Gilles Klein - - 0 commentaires

Hier mardi, les principaux quotidiens égyptiens ont observé une journée de grève pour protester contre un projet de constitution qui donnerait plus de pouvoir à l'actuel président et limiterait, selon eux, la liberté des médias. La journée a été marquée par une importante manifestation anti-Morsi qui s'est terminée par l'encerclement du palais présidentiel.


"Une constitution qui limite les droits et les libertés. Non à la dictature." Ce visuel a été mis en ligne sur la home page de plusieurs sites de presse.

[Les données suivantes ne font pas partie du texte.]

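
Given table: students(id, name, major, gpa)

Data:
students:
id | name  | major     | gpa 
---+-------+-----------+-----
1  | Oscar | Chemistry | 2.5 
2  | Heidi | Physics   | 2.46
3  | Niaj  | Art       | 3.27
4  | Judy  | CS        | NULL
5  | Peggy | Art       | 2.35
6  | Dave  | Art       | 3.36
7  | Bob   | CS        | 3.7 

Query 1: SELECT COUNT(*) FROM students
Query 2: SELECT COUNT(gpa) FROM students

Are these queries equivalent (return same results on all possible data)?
No, not equivalent

Query 1 returns: [(7,)]
Query 2 returns: [(6,)]

Reason: COUNT(*) includes NULLs, COUNT(column) excludes them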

Une douzaine de quotidiens égyptiens (dont Al-Masry Al-Youm, Al-Watan, Al-Tahrir, Al-Wafd, Al-Youm 7, Al-Dostour, Al-Shorouk, Al-Sabah, Al-Ahaly, Al-Ahrar, Al-Fagr et Osbooa) et cinq chaînes de télévision ont fait grève mardi pour protester contre les menaces pesant sur la liberté d'expression et celle des médias.

Le vote de cette constitution qui permettrait, entre autres, d'emprisonner des journalistes en cas de diffamation, aura lieu le 15 décembre prochain.

Les frères musulmans, qui soutiennent Morsi, s'attaquent régulièrement aux médias qu'ils qualifient de "corrompus", raconte Al Ahram. Lequel ajoute que le Conseil consultatif (chambre basse du parlement) veut limoger le rédacteur en chef du journal Al-Gomhourya qui fait partie du gouvernement, alors que la justice l'a confirmé à son poste.


Cette grève des médias est intervenue alors que mardi soir des dizaines de milliers de manifestants opposés au président Morsi avaient réussi à encercler le bâtiment de la présidence, coupant les barbelés et mettant en échec la police anti-émeutes. Ceux qui avaient passé la nuit sur place ont finalement été délogés par les pro-Morsi aujourd'hui mercredi.